Legal Mathematical Reasoning with LLMs: Procedural Alignment through Two-Stage Reinforcement Learning
This addresses the need for procedurally compliant reasoning in high-stakes legal applications, though it is incremental as it builds on existing reinforcement learning methods.
The authors tackled the problem of legal mathematical reasoning in LLMs by introducing LexNum, a Chinese benchmark, and LexPam, a two-stage reinforcement learning framework, which improved mathematical accuracy and legal coherence in experiments.

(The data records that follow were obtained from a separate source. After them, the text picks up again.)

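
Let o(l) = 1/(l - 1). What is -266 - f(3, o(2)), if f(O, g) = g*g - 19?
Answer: -248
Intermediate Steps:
o(l) = 1/(-1 + l)
f(O, g) = -19 + g² (f(O, g) = g² - 19 = -19 + g²)
-266 - f(3, o(2)) = -266 - (-19 + (1/(-1 + 2))²) = -266 - (-19 + (1/1)²) = -266 - (-19 + 1²) = -266 - (-19 + 1) = -266 - 1*(-18) = -266 + 18 = -248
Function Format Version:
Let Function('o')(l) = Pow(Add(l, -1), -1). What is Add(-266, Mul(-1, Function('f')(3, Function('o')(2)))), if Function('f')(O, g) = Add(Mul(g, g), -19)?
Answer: -248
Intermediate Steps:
Function('o')(l) = Pow(Add(-1, l), -1)
Function('f')(O, g) = Add(-19, Pow(g, 2)) (Function('f')(O, g) = Add(Pow(g, 2), -19) = Add(-19, Pow(g, 2)))
Add(-266, Mul(-1, Function('f')(3, Function('o')(2)))) = Add(-266, Mul(-1, Add(-19, Pow(Pow(Add(-1, 2), -1), 2)))) = Add(-266, Mul(-1, Add(-19, Pow(Pow(1, -1), 2)))) = Add(-266, Mul(-1, Add(-19, Pow(1, 2)))) = Add(-266, Mul(-1, Add(-19, 1))) = Add(-266, Mul(-1, -18)) = Add(-266, 18) = -248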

Legal mathematical reasoning is essential for applying large language models (LLMs) in high-stakes legal contexts, where outputs must be both mathematically accurate and procedurally compliant. However, existing legal LLMs lack structured numerical reasoning, and open-domain models, though capable of calculations, often overlook mandatory legal steps. To address this, we present LexNum, the first Chinese legal mathematical reasoning benchmark, covering three representative scenarios where each instance reflects legally grounded procedural flows. We further propose LexPam, a two-stage reinforcement learning framework for efficient legal reasoning training. Leveraging curriculum learning, we use a stronger teacher model to partition data into basic and challenging subsets. A lightweight 1.5B student model is then fine-tuned with Group Relative Policy Optimization, which avoids costly value networks and enables stable training from sparse, end-of-sequence rewards. The first stage improves accuracy and format; the second introduces a novel reward to guide procedural alignment via task-specific legal elements. Experiments show that existing models perform poorly on LexNum, while LexPam enhances both mathematical accuracy and legal coherence, and generalizes effectively across tasks and domains.